12.24.2006

NCP Appendectomy

 APPENDECTOMY

An inflamed appendix may be removed using a laparoscopic approach with laser. However, the presence of multiple adhesions, retroperitoneal positioning of the appendix, or the likelihood of rupture necessitates an open (traditional) procedure.
Studies indicate that laparoscopic appendectomy results in significantly less postoperative pain, earlier resumption of solid foods, a shorter hospital stay, lower wound infection rate, and a faster return to normal activities than open appendectomy.

CARE SETTING

Although many of the interventions included here are appropriate for the short-stay patient, this plan of care addresses the traditional appendectomy care provided on a surgical unit.

RELATED CONCERNS

Peritonitis
Psychosocial aspects of care
Surgical intervention

Patient Assessment Database (Preoperative)

ACTIVITY/REST

May report:
Malaise

CIRCULATION

May exhibit:
Tachycardia

ELIMINATION

May report:
Constipation of recent onset
Diarrhea (occasional)

May exhibit:
Abdominal distension, tenderness/rebound tenderness, rigidity
Decreased or absent bowel sounds

FOOD/FLUID

May report:
Anorexia
Nausea/vomiting

PAIN/DISCOMFORT

May report:
Abdominal pain around the epigastrium and umbilicus, which may have an insidious onset and become increasingly severe; pain may localize at McBurney’s point (halfway between umbilicus and crest of right ileum) and be aggravated by walking, sneezing, coughing, or deep respiration.

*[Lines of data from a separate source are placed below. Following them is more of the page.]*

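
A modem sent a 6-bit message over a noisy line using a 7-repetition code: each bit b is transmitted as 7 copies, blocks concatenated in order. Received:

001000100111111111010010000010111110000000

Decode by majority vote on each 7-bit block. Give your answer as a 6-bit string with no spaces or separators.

Block 1 (0010001): 2 ones → 0
Block 2 (0011111): 5 ones → 1
Block 3 (1111010): 5 ones → 1
Block 4 (0100000): 1 one → 0
Block 5 (1011111): 6 ones → 1
Block 6 (0000000): 0 ones → 0

011010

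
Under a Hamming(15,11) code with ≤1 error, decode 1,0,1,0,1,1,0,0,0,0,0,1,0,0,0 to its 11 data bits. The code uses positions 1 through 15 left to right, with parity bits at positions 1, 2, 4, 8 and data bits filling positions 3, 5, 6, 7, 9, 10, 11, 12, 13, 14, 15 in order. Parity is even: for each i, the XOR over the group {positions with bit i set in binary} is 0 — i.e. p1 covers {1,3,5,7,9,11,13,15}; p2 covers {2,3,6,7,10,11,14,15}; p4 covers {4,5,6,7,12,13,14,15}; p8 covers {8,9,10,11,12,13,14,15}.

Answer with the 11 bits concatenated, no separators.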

Increasingly severe, generalized pain or the sudden cessation of severe pain (suggests perforation or infarction of the appendix).
Varied reports of pain/vague symptoms (due to location of appendix [e.g., retrocecally or next to ureter] or due to onset of peritonitis)

May exhibit:
Guarding behavior; lying on side or back with knees flexed; increased right lower quadrant (RLQ) pain with extension of right leg/upright position
Rebound tenderness on left side (suggests peritoneal inflammation)

RESPIRATION

May exhibit:
Tachypnea; shallow respirations

SAFETY

May exhibit:
Fever (usually low-grade)

TEACHING/LEARNING

May report:
History of other conditions associated with abdominal pain, e.g., acute pyelitis, ureteral stone, acute salpingitis, regional ileitis
May occur at any age

Discharge plan considerations:
DRG projected mean length of inpatient stay: 4.2 days/short stay: 24 hours
May need brief assistance with transportation, homemaker tasks
Refer to section at end of plan for postdischarge considerations.

DIAGNOSTIC STUDIES
WBC: Leukocytosis above 12,000/mm3, neutrophil count often elevated to greater than 75%.
Abdominal x-rays: May reveal hardened bit of fecal material in appendix (fecalith), localized ileus.
Ultrasound or CT scan: May be done for differentiation of appendicitis from other causes of abdominal pain (e.g., perforating ulcer, cholecystitis, reproductive organ infections) or to localize drainable abscesses.

NURSING PRIORITIES

1. Prevent complications.
2. Promote comfort.
3. Provide information about surgical procedure/prognosis, treatment needs, and potential complications.

DISCHARGE GOALS

1. Complications prevented/minimized.
2. Pain alleviated/controlled.
3. Surgical procedure/prognosis, therapeutic regimen, and possible complications understood.
4. Plan in place to meet needs after discharge.